La descente aux enfers de Georges-Louis Bouchez

Le président du MR est capable de coups de génie mais aussi d'inspirations malheureuses. Les erreurs de ces derniers jours pourraient-elles lui coûter son poste?

Georges-Louis Bouchez. - BELGA PHOTO HATIM KAGHAT

Deux jours après l’annonce du nouveau gouvernement fédéral, la colère ne désemplit pas. Le casting ministériel de Georges-Louis Bouchez irrite, jusqu’au sein même de son propre parti. Deux raisons: la nomination de Mathieu Michel, frère de Charles et fils de Louis, et la bourde commise en tentant de replacer Denis Ducarme.

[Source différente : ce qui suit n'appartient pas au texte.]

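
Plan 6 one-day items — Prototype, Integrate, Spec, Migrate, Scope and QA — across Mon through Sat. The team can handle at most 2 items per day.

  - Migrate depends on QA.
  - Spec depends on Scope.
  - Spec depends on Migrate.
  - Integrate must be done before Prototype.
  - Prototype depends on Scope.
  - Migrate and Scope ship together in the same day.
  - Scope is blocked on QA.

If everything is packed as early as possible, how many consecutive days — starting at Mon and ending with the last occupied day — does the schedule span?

3 days

The precedence chain requires at least 3 distinct days.
With at most 2 per day and 6 work items, at least 3 days are needed.
3 works (last occupied day: Wed): for example Prototype in Wed, Integrate in Mon, Migrate in Tue, QA in Mon, Spec in Wed, Scope in Tue.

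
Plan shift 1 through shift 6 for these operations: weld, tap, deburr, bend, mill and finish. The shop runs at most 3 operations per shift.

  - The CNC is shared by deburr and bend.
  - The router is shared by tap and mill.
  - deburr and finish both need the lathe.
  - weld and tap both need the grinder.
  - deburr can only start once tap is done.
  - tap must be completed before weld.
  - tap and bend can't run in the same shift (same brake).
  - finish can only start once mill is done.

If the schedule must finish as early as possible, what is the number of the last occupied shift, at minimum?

The precedence chain requires at least 2 distinct shifts.
With at most 3 per shift and 6 operations, at least 2 shifts are needed.
Could 2 shifts be enough, i.e. nothing placed later than shift 2? No: deburr must come after tap (at shift 1 or later) → {shift 2}; tap must come before deburr (at shift 2 or earlier) → {shift 1}; bend can't share with tap (shift 1) → {shift 2}; bend can't share with deburr (shift 2) → nothing is left.
So 2 shifts is not enough.
3 works (last occupied shift: shift 3): for example finish in shift 3; bend in shift 3; deburr in shift 2; tap in shift 1; weld in shift 2; mill in shift 2.

3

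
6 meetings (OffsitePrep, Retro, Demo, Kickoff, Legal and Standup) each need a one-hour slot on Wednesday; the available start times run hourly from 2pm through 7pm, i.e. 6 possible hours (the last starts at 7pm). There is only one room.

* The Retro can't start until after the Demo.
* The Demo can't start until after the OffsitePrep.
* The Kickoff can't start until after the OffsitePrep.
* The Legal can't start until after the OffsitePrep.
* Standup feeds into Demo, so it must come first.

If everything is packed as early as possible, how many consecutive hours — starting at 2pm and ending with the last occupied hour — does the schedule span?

6

The precedence chain requires at least 3 distinct hours.
With at most 1 per hour and 6 meetings, at least 6 hours are needed.
6 works (last occupied hour: 7pm): for example OffsitePrep in 2pm; Legal in 7pm; Demo in 4pm; Standup in 3pm; Kickoff in 6pm; Retro in 5pm.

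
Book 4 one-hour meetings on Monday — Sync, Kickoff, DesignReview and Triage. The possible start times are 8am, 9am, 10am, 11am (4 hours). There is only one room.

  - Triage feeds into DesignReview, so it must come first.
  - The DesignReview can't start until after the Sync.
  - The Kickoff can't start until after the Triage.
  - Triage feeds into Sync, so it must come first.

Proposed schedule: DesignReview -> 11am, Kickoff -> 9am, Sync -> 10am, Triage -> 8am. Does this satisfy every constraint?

Valid

There is only one room — holds.
The DesignReview can't start until after the Sync — holds.
Triage feeds into Sync, so it must come first — holds.
Triage feeds into DesignReview, so it must come first — holds.
The Kickoff can't start until after the Triage — holds.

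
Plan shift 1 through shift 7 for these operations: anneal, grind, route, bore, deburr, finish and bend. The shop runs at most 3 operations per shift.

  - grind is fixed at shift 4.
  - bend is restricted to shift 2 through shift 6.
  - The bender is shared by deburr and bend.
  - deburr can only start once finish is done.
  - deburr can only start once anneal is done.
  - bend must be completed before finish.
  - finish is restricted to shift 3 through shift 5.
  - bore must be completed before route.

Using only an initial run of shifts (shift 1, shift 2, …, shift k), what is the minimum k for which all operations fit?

The precedence chain requires at least 3 distinct shifts.
With at most 3 per shift and 7 operations, at least 3 shifts are needed.
grind can't be placed before shift 4, so the schedule must run through at least shift 4.
4 works (last occupied shift: shift 4): for example bore -> shift 1; grind -> shift 4; route -> shift 2; finish -> shift 3; anneal -> shift 1; bend -> shift 2; deburr -> shift 4.

4 shifts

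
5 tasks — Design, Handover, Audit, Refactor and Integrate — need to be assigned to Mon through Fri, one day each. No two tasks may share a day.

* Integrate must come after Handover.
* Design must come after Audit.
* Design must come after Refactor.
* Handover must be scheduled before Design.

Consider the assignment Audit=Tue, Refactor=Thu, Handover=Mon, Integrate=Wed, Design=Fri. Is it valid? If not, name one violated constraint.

Valid

Integrate must come after Handover — holds.
Design must come after Audit — holds.
Handover must be scheduled before Design — holds.
Design must come after Refactor — holds.
No two tasks may share a day — holds.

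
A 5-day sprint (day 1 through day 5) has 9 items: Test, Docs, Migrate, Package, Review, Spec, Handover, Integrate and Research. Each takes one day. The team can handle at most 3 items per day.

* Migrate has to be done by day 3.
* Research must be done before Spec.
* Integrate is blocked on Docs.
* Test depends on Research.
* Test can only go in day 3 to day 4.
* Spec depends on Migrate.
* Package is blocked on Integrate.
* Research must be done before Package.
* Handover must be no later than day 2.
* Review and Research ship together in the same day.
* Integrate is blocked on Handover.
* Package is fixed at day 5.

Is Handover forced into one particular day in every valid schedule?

No

Handover can be day 1 (e.g. Docs in day 1; Research in day 2; Spec in day 3; Test in day 3; Handover in day 1; Review in day 2; Package in day 5; Integrate in day 2; Migrate in day 1) or day 2 (e.g. Docs -> day 2; Review -> day 1; Migrate -> day 1; Handover -> day 2; Integrate -> day 3; Spec -> day 2; Research -> day 1; Package -> day 5; Test -> day 3).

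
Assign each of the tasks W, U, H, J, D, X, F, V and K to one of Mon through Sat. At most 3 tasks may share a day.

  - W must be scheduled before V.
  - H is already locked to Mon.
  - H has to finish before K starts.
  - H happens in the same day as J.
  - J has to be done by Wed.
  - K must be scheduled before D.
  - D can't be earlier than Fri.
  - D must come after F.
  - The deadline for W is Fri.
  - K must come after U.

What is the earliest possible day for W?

Mon

W's own window allows nothing later than Fri.
W at Mon is achievable: X in Wed, H in Mon, J in Mon, F in Tue, K in Wed, U in Tue, D in Fri, V in Tue, W in Mon.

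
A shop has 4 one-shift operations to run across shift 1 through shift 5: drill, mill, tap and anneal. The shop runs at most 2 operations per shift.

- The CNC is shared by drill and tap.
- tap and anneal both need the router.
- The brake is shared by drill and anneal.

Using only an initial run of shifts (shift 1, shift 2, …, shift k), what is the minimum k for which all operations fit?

3

With at most 2 per shift and 4 operations, at least 2 shifts are needed.
Could 2 shifts be enough, i.e. nothing placed later than shift 2? No: drill, tap and anneal must all be in different shifts (drill/tap can't share; drill/anneal can't share; tap/anneal can't share), but only 2 shifts are available: 3 operations can't fit in 2 distinct shifts.
So 2 shifts is not enough.
3 works (last occupied shift: shift 3): for example tap -> shift 2, drill -> shift 1, mill -> shift 1, anneal -> shift 3.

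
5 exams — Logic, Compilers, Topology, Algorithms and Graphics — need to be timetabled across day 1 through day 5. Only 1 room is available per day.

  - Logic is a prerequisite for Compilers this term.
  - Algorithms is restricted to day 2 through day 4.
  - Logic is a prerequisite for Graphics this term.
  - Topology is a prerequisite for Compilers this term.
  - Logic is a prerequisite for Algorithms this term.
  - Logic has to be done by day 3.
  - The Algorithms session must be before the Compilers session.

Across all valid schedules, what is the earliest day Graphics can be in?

day 2

Precedence pushes Graphics to at least day 2.
Graphics at day 2 is achievable: Logic -> day 1, Topology -> day 4, Compilers -> day 5, Algorithms -> day 3, Graphics -> day 2.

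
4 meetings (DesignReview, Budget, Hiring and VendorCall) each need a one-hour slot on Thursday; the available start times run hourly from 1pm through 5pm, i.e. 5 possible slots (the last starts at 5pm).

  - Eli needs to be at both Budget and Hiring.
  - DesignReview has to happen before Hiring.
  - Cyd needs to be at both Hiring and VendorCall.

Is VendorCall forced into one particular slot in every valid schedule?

VendorCall can be 1pm (e.g. Hiring in 2pm; VendorCall in 1pm; DesignReview in 1pm; Budget in 1pm) or 2pm (e.g. DesignReview=1pm, Hiring=3pm, VendorCall=2pm, Budget=1pm).

No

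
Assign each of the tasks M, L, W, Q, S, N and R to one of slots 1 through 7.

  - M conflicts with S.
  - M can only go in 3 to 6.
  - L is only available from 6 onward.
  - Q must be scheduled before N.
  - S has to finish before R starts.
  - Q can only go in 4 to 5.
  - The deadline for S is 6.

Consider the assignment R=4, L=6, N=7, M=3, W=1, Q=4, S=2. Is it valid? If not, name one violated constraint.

L is only available from 6 onward — holds.
The deadline for S is 6 — holds.
M conflicts with S — holds.
Q must be scheduled before N — holds.
M can only go in 3 to 6 — holds.
Q can only go in 4 to 5 — holds.
S has to finish before R starts — holds.

Yes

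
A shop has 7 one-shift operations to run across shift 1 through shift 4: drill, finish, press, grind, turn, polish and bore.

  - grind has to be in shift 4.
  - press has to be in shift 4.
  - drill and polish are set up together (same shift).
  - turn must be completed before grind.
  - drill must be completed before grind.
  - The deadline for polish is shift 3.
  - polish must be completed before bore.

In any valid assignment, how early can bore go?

shift 2

Precedence pushes bore to at least shift 2.
bore at shift 2 is achievable: grind in shift 4, turn in shift 1, finish in shift 1, polish in shift 1, drill in shift 1, bore in shift 2, press in shift 4.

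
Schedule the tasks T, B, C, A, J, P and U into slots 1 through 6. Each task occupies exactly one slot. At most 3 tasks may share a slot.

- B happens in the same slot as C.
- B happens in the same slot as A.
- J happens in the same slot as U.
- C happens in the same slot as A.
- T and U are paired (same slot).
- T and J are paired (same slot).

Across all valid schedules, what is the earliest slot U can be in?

U at 1 is achievable: U=1, J=1, C=2, P=3, B=2, A=2, T=1.

1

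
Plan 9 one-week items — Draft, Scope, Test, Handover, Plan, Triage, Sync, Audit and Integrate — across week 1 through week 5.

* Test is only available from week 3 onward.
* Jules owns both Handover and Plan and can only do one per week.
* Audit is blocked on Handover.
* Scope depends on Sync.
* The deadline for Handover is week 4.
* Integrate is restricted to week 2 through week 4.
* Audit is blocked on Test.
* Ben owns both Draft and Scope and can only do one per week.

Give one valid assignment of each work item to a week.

Sync -> week 1, Draft -> week 1, Audit -> week 4, Integrate -> week 2, Test -> week 3, Triage -> week 1, Handover -> week 1, Plan -> week 2, Scope -> week 2

Checking: Handover(week 1) before Audit(week 4); Test(week 3) before Audit(week 4); Sync(week 1) before Scope(week 2); Handover(week 1) != Plan(week 2); Draft(week 1) != Scope(week 2); Test=week 3 in [week 3,week 5]; Handover=week 1 in [week 1,week 4]; Integrate=week 2 in [week 2,week 4].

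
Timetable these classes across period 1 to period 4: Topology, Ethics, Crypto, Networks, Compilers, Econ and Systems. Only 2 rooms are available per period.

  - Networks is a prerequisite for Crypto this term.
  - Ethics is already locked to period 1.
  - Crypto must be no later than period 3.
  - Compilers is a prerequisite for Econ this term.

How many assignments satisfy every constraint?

Splitting on Topology: it can be period 1 (5), period 2 (12), period 3 (12), period 4 (22). Listing each branch's schedules as (Ethics, Crypto, Networks, Compilers, Econ, Systems) by period number:
Topology=period 1: (1,3,2,2,3,4) (1,3,2,2,4,3) (1,3,2,2,4,4) (1,3,2,3,4,2) (1,3,2,3,4,4) — 5.
Topology=period 2: (1,2,1,3,4,3) (1,2,1,3,4,4) (1,3,1,2,3,4) (1,3,1,2,4,3) (1,3,1,2,4,4) (1,3,1,3,4,2) (1,3,1,3,4,4) (1,3,2,1,3,4) (1,3,2,1,4,3) (1,3,2,1,4,4) (1,3,2,3,4,1) (1,3,2,3,4,4) — 12.
Topology=period 3: (1,2,1,2,3,4) (1,2,1,2,4,3) (1,2,1,2,4,4) (1,2,1,3,4,2) (1,2,1,3,4,4) (1,3,1,2,4,2) (1,3,1,2,4,4) (1,3,2,1,2,4) (1,3,2,1,4,2) (1,3,2,1,4,4) (1,3,2,2,4,1) (1,3,2,2,4,4) — 12.
Topology=period 4: (1,2,1,2,3,3) (1,2,1,2,3,4) (1,2,1,2,4,3) (1,2,1,3,4,2) (1,2,1,3,4,3) (1,3,1,2,3,2) (1,3,1,2,3,4) (1,3,1,2,4,2) (1,3,1,2,4,3) (1,3,1,3,4,2) (1,3,2,1,2,3) (1,3,2,1,2,4) (1,3,2,1,3,2) (1,3,2,1,3,4) (1,3,2,1,4,2) (1,3,2,1,4,3) (1,3,2,2,3,1) (1,3,2,2,3,4) (1,3,2,2,4,1) (1,3,2,2,4,3) (1,3,2,3,4,1) (1,3,2,3,4,2) — 22.
Summing: 5 + 12 + 12 + 22 = 51.

51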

En désignant Mathieu Michel au poste de secrétaire d’Etat à l’Agenda digital, le président du MR n’a pas anticipé les critiques à propos d’une éventuelle influence de cette dynastie politique sur le parti. Pire encore, le libéral a voulu écarter la ministre wallonne Valérie De Bue pour recaser le ministre fédéral sortant Denis Ducarme, lui aussi fils d’un ancien président du parti, avant de faire marche arrière, contraint de respecter un décret qui impose un tiers de femmes dans l’exécutif. Résultat: Valérie De Bue reste en place, mais le mal est fait. La crédibilité du jeune président est entachée.  

« Nous sommes plus qu’un quota »

Après ce jeu de chaises musicales, les élues wallonnes ont adressé un message fort à Georges-Louis Bouchez. « Si certains pensent qu’ils peuvent faire sans nous, ils se trompent », écrit la ministre socialiste Christie Morreale. « Nous sommes plus qu’un quota », lance l’écologiste Céline Tellier. La principale concernée a, elle aussi, réagi, plus sobrement. « #Girlspower », a commenté Valérie De Bue, partageant une photo prise par le ministre libéral Jean-Luc Crucke « pour la bonne cause ».

Gestion humaine critiquée

Réputé pour faire cavalier seul, Georges-Louis Bouchez est critiqué pour avoir, une fois de plus, pris cette décision sans réelle concertation. Valérie De Bue aurait été prévenue au tout dernier moment de son éviction du gouvernement wallon. Willy Borsus et Jean-Luc Crucke ont découvert le remaniement régional en même temps que la presse. Les libéraux liégeois sont eux aussi furieux de n’avoir aucun représentant fédéral ou wallon. La confiance est rompue.

Sur la sellette

Ces « bourdes » ne sont pas sans conséquence. Après avoir déjà perdu des plumes avec le fameux clash des derniers jours des négociations fédérales, le président du MR serait sur la sellette. Sa démission serait souhaitée par plusieurs poids lourds du parti, rapporte La Libre.  Son sort devait être décidé ce lundi, lors de la prochaine réunion du bureau de parti. Il pourrait tomber plus tôt. Outre la démission, d’autres pistes sont évoquées comme la mise sous tutelle ou une co-présidence. Georges-Louis Bouchez parviendra-t-il à éteindre l’incendie qu’il a lui-même provoqué?